Dans le texte précédent, j'ai soutenu qu'une privatisation dans le cadre d'une construction des marchés par le haut que contraindrait un resserrement de la contrainte marchande, conduirait à une remise en cause de la nature du contrat social, parce qu'on ne pouvait compter sur une stabilisation du pouvoir d'achat sans une redistribution des capacités de production. Je vais aborder ici la modalité politique qui permettrait de soumettre l'offre à la demande sociale : la modalité régionale de construction des marchés par le bas.
La fiction du marché national
Il n'est plus possible de raisonner à partir de la fiction d'un marché national, espace unifié d'une économie nationale, si l'on ne veut pas que l'économie décroche de la société et de ses besoins. D'abord parce qu'avec la globalisation des marchés, ceux-ci ne tiennent plus dans le cadre des Etats-nations qu'ils comprennent désormais. Ensuite dans notre cas particulier, parce qu'avec le resserrement de la contrainte marchande sur l'activité sociale, c'est l'unité non pas réelle mais factice de l'économie et de la société qui volera en éclats. Le marché va se contracter et restreindre ses échanges à une partie critique de la société.
Mais si l'on veut ramener l'économie à hauteur de la société, maintenir leur unité, ce n'est pas non plus pour la décrocher du niveau mondial duquel elle ne peut se passer. Il faut déterminer précisément la part que la société peut produire pour elle-même et celle qu'elle doit produire pour le reste du monde afin d'améliorer ses équilibres et assurer les investissements en productivité dont ses importations auront la charge. Une telle exigence de réappropriation de l'économie par la société doit être présente à un plan consistant et une échelle maîtrisable qui puisse rendre sa satisfaction possible. Ce que je vais soutenir ici, c'est que cette échelle pertinente est la région. C'est à partir de cette unité régionale que les sociétés peuvent étendre leur unité et celle de leur économie à des échelles supérieures pour se mettre à la hauteur de la globalisation. Ce n'est qu'ensuite que logiquement peuvent être construites l'échelle nationale comme rapports des régions et l'échelle mondiale comme rapports de groupes de nations. Sans cette prise de la région sur son activité, sans cette construction concentrique autour de la région, il est illusoire de vouloir accéder à une intégration internationale convenable.

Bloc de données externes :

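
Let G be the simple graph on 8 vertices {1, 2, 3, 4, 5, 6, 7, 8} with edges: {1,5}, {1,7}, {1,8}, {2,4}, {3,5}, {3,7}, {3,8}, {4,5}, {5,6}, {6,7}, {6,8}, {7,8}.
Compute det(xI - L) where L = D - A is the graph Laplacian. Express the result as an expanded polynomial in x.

With the vertex order [1, 2, 3, 4, 5, 6, 7, 8], the degrees are [3, 1, 3, 2, 4, 3, 4, 4], giving D = diag(3, 1, 3, 2, 4, 3, 4, 4) and L = D - A. Computing det(xI - L) by cofactor expansion (or equivalently via sum-over-permutations) gives x^8 - 24x^7 + 236x^6 - 1224x^5 + 3573x^4 - 5736x^3 + 4446x^2 - 1080x. Since p(0) = det(-L) = 0, x divides p(x). There is one zero in the spectrum, matching the 1 component.

x^8 - 24x^7 + 236x^6 - 1224x^5 + 3573x^4 - 5736x^3 + 4446x^2 - 1080x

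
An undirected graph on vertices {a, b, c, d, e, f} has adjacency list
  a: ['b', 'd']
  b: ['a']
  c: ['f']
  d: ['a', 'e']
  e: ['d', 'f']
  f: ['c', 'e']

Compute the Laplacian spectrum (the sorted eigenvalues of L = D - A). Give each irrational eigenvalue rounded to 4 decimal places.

[0, 0.2679, 1, 2, 3, 3.7321]

Reading degrees in the order [a, b, c, d, e, f] gives [2, 1, 1, 2, 2, 2]; set D = diag(2, 1, 1, 2, 2, 2) and form L = D - A. The multiplicity of 0 as a Laplacian eigenvalue equals the number of connected components.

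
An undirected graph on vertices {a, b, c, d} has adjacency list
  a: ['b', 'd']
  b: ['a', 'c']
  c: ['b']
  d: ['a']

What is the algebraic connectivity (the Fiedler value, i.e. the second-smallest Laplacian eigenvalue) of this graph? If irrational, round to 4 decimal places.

0.5858

Each diagonal entry of L is the vertex degree and each off-diagonal entry is -1 where an edge is present, 0 otherwise; in the order [a, b, c, d] the diagonal is [2, 2, 1, 1]. Computing the eigenvalues of L and sorting gives [0, 0.5858, 2, 3.4142]. The Fiedler value lambda_2 = 0.5858 is strictly positive, so the graph is connected. By the matrix-tree theorem the graph has (1/4) * product of the nonzero eigenvalues = 1 spanning tree. There is one zero in the spectrum, matching the 1 component.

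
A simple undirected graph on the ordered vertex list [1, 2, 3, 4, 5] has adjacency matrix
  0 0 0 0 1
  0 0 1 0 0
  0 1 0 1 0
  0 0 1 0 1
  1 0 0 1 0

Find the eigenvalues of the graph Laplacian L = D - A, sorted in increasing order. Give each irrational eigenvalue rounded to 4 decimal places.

[0, 0.3820, 1.3820, 2.6180, 3.6180]

Reading degrees in the order [1, 2, 3, 4, 5] gives [1, 1, 2, 2, 2]; set D = diag(1, 1, 2, 2, 2) and form L = D - A. Since every row of L sums to 0, the all-ones vector is in the kernel and 0 is an eigenvalue. There is one zero in the spectrum, matching the 1 component.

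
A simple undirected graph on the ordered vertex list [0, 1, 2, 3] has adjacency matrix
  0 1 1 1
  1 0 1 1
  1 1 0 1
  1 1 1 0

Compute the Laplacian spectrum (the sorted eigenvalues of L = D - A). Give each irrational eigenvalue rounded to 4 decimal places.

[0, 4, 4, 4]

With the vertex order [0, 1, 2, 3], the degrees are [3, 3, 3, 3], giving D = diag(3, 3, 3, 3) and L = D - A. The multiplicity of 0 as a Laplacian eigenvalue equals the number of connected components. The single zero eigenvalue shows the graph is connected. The largest eigenvalue, 4, is at most the vertex count 4.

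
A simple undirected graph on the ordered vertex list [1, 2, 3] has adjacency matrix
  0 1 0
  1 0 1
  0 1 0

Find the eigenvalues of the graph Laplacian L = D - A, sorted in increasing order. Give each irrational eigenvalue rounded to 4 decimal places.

Reading degrees in the order [1, 2, 3] gives [1, 2, 1]; set D = diag(1, 2, 1) and form L = D - A. Since every row of L sums to 0, the all-ones vector is in the kernel and 0 is an eigenvalue. By the matrix-tree theorem the graph has (1/3) * product of the nonzero eigenvalues = 1 spanning tree.

[0, 1, 3]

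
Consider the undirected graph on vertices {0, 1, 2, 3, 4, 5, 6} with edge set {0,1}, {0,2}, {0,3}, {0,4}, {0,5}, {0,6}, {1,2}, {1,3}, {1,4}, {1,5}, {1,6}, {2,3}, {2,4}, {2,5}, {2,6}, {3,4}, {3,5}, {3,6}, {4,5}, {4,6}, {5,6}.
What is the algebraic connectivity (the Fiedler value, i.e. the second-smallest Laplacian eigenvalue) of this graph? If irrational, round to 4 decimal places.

Reading degrees in the order [0, 1, 2, 3, 4, 5, 6] gives [6, 6, 6, 6, 6, 6, 6]; set D = diag(6, 6, 6, 6, 6, 6, 6) and form L = D - A. Computing the eigenvalues of L and sorting gives [0, 7, 7, 7, 7, 7, 7]. The Fiedler value lambda_2 = 7 is strictly positive, so the graph is connected. There is one zero in the spectrum, matching the 1 component.

7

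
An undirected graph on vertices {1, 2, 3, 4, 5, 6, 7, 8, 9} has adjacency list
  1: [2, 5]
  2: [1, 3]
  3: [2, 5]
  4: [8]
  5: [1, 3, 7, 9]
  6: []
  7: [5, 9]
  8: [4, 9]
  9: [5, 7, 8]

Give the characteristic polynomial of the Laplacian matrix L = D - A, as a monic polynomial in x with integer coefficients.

x^9 - 18x^8 + 130x^7 - 484x^6 + 989x^5 - 1082x^4 + 560x^3 - 96x^2

Each diagonal entry of L is the vertex degree and each off-diagonal entry is -1 where an edge is present, 0 otherwise; in the order [1, 2, 3, 4, 5, 6, 7, 8, 9] the diagonal is [2, 2, 2, 1, 4, 0, 2, 2, 3]. L has integer entries, so p(x) = det(xI - L) has integer coefficients. Expanding the determinant yields x^9 - 18x^8 + 130x^7 - 484x^6 + 989x^5 - 1082x^4 + 560x^3 - 96x^2. The coefficient of x^8 equals -trace(L) = -18, matching the sum of degrees. There are 2 zeros in the spectrum, matching the 2 components.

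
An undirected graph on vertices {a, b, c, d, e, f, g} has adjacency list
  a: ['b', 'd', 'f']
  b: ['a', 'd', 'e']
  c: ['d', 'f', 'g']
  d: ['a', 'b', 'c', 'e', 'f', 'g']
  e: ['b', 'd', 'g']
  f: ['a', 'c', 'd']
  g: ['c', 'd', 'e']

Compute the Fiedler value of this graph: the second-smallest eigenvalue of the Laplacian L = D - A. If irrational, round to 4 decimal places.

Reading degrees in the order [a, b, c, d, e, f, g] gives [3, 3, 3, 6, 3, 3, 3]; set D = diag(3, 3, 3, 6, 3, 3, 3) and form L = D - A. The smallest Laplacian eigenvalue is always 0. The next one, lambda_2 = 2, measures how hard the graph is to disconnect: larger values mean better connectivity. By the matrix-tree theorem the graph has (1/7) * product of the nonzero eigenvalues = 320 spanning trees. There is one zero in the spectrum, matching the 1 component.

2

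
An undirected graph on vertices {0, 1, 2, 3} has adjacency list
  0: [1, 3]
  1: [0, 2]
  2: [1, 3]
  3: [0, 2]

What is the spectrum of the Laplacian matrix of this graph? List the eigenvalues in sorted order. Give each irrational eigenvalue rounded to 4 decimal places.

Each diagonal entry of L is the vertex degree and each off-diagonal entry is -1 where an edge is present, 0 otherwise; in the order [0, 1, 2, 3] the diagonal is [2, 2, 2, 2]. L is symmetric positive semidefinite, so every eigenvalue is real and nonnegative. The largest eigenvalue, 4, is at most the vertex count 4. The eigenvalues sum to 8, which equals trace(L) = 2|E|.

[0, 2, 2, 4]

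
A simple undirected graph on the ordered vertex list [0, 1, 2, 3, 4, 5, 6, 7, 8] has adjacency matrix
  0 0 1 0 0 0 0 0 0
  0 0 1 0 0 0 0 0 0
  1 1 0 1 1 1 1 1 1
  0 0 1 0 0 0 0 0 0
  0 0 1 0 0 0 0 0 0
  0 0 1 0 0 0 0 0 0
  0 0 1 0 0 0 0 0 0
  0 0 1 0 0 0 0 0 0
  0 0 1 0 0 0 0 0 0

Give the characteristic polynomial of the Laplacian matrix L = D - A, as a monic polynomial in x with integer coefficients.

x^9 - 16x^8 + 84x^7 - 224x^6 + 350x^5 - 336x^4 + 196x^3 - 64x^2 + 9x

Each diagonal entry of L is the vertex degree and each off-diagonal entry is -1 where an edge is present, 0 otherwise; in the order [0, 1, 2, 3, 4, 5, 6, 7, 8] the diagonal is [1, 1, 8, 1, 1, 1, 1, 1, 1]. L has integer entries, so p(x) = det(xI - L) has integer coefficients. Expanding the determinant yields x^9 - 16x^8 + 84x^7 - 224x^6 + 350x^5 - 336x^4 + 196x^3 - 64x^2 + 9x. The constant term is 0 because L is singular (the all-ones vector lies in its kernel). The largest eigenvalue, 9, is at most the vertex count 9.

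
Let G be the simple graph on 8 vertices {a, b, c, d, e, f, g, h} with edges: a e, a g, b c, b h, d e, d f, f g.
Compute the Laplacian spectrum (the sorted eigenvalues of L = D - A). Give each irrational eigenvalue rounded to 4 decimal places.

[0, 0, 1, 1.3820, 1.3820, 3, 3.6180, 3.6180]

Each diagonal entry of L is the vertex degree and each off-diagonal entry is -1 where an edge is present, 0 otherwise; in the order [a, b, c, d, e, f, g, h] the diagonal is [2, 2, 1, 2, 2, 2, 2, 1]. Diagonalising L (or applying a numerical eigensolver to the 8x8 matrix) gives the spectrum above. The 2 zero eigenvalues correspond to the 2 connected components. There are 2 zeros in the spectrum, matching the 2 components.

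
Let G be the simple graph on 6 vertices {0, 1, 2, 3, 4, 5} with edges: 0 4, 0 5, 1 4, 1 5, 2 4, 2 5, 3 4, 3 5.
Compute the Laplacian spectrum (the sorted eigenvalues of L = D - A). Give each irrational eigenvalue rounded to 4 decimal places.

[0, 2, 2, 2, 4, 6]

Each diagonal entry of L is the vertex degree and each off-diagonal entry is -1 where an edge is present, 0 otherwise; in the order [0, 1, 2, 3, 4, 5] the diagonal is [2, 2, 2, 2, 4, 4]. Diagonalising L (or applying a numerical eigensolver to the 6x6 matrix) gives the spectrum above. The single zero eigenvalue shows the graph is connected.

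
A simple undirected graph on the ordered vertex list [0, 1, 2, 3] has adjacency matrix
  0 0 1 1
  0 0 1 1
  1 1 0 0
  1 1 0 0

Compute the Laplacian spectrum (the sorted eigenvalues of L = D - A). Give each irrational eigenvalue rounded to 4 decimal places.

[0, 2, 2, 4]

Each diagonal entry of L is the vertex degree and each off-diagonal entry is -1 where an edge is present, 0 otherwise; in the order [0, 1, 2, 3] the diagonal is [2, 2, 2, 2]. Diagonalising L (or applying a numerical eigensolver to the 4x4 matrix) gives the spectrum above. By the matrix-tree theorem the graph has (1/4) * product of the nonzero eigenvalues = 4 spanning trees.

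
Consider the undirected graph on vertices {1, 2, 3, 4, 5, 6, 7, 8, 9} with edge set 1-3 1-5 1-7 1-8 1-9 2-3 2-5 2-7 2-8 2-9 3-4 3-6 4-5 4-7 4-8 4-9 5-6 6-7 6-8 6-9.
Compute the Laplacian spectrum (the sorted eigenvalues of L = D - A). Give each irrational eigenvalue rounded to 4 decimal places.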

Aujourd'hui, les prérogatives de l'Etat-nation sont en cours de redistribution entre deux échelles régionales, infranationale et supranationale, pour conserver aux sociétés une relative maîtrise de leurs économies. Autrement, les économies locales seront construites par les forces du marché mondial, parce que soumises alors à une asymétrie insurmontable. De la modalité supranationale de construction de l'unité de l'économie et de la société où cette construction trouve son achèvement, il ne sera pas question dans ce texte.
L'unité régionale et la transformation des préférences collectives
Ce qu'une région doit produire, exporter, importer et les manières de faire, peut être le fait d'un consensus et d'un engagement collectifs. Une telle implication et prise de la société sur la dynamique de la production et de sa répartition, peut l'aider à transformer ses préférences temporelles en faveur d'une meilleure qualité à venir de la vie collective. Car ayant le pouvoir de saisir les effets de son activité sur une telle qualité, au fur à mesure de son déploiement, elle pourra expérimenter la pertinence de son ordre de préférences et l'ajuster à ses possibilités[1].La société pourra ainsi expérimenter diversement l'ordre de ses préférences au travers de chaque région à partir de quoi chacune pourra retenir l'ordre le plus avantageux pour elle-même et son environnement. Il va sans dire que chaque région ne peut construire son ordre de préférences qu'en rapport avec ses échanges extérieurs. On aurait ainsi un processus d'expérimentation et de construction des préférences collectives. C'est là le processus par lequel la société construit et se réapproprie sa demande. En étant à la hauteur de son économie, en ayant fabriqué sa demande présente et future, la société pourra se positionner convenablement quant à ses échanges avec le monde, sans que s'interposent et dominent ses demandes et ses offres, ses projets et ses réalisations, nombre de médiations externes surdéterminantes. D'une société dépossédée de son économie, livrée à la dérive de ses besoins sous l'effet d'une surenchère mimétique et à la prédation des offres mondiales, on passerait à une société raisonnable, satisfaite de ses attentes et de ses réalisations.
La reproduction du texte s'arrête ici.